To have some tunes while reading, check out this great song by Kendrick Lamar. Warning, it does have explicit language, but it’s also solid so I encourage you to listen to it.
Part of my job here is to lead groups of people who come to learn more about immigration and life on the border. We go to many different places in Agua Prieta, and we always end up at the wall at least two or three times. Something I have noticed about these groups, whether they are religious or school based, filled with older people or young, is the silence that surrounds us at the wall. And it bothers me.

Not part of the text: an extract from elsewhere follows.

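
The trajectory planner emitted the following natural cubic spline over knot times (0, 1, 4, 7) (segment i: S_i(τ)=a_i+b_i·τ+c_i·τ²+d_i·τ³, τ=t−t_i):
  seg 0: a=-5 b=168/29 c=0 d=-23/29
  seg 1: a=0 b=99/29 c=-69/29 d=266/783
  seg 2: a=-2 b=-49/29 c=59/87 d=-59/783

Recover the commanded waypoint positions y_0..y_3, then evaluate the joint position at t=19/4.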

For me, silence occurs for various reasons. People are silent out of respect. They are silent because of fear they have. They are silent out of sadness or reverence. People are also silent due to pressure from others to keep quiet and not interrupt the peace, like at a library. And for me, the dirty, heartbreaking we Americans have made is not deserving of this silence. The wall does not deserve any reverence. Sadness I understand because of the countless lives that have been terribly affected by a piece of metal; but reverence no. I see why people fear the wall, because it represents danger, violence, and a militarized police force that is constantly watching you. But there is no way in hell this wall deserves any form of respect. As for the silence due to pressure…we can no longer do that. We as Americans have been silent for too long due to peer pressure and fear of changing the status quo. We have been silent about the suffering of people of color by police officers. We have been silent about the stealing of lands and destroying of culture of native peoples. We have been silent on the treatment and abuse of women, and on how they do not receive fair wages for their work. We are silent about Japanese internment camps and the systematic oppression and segregation of people of other races. We are silent about vicious governments and paramilitaries that have been installed and supported by our government that have dissolved into countries run by gangs that rape, steal and murder indiscriminately. I understand. I have been there. I have been overwhelmed by white guilt and that fact that I have helped feed these systems because I was scared to speak up and break the silence of fear and pressure. I still am scared at times and still am challenged everyday to be in solidarity with those who are oppressed and live their lives in fear. But we must try to change our world and create systems that are fair and loving world for everyone.
Tonight I ate dinner with a Salvadorian man at our local migrant shelter. While there he shared a little of his story with us. He told us about how he left because he fear for his life in El Salvador. Of how the gangs take whatever they want, no matter who owns it. He told us how he was able to get out but how all of his family was killed by these gangs. He is now alone in a country that is not his own without anyone he knows or loves around him. He told us about he wants to right a letter to Obama to tell him of the dangers in Salvador and ask Obama to create an easier way for those being persecuted to come to the US. Yet while he was telling us this, you could hear the fear in his voice. You could tell in the way he constantly looked to see was around, and how he lowered his voice when mentioning kill squads. He was terrified and for good reason. Yet he still wanted to share his story with us and with Obama. He was terrified yet still wanting to be a voice to create change. And he wanted our help. We can do so much. We as Americans, and especially us Anglos, have so much privilege that we don’t often use. It’s because we’re scared into silence.
And it bothers me. But as Kendrick says ‘if God got us then we going be alright.’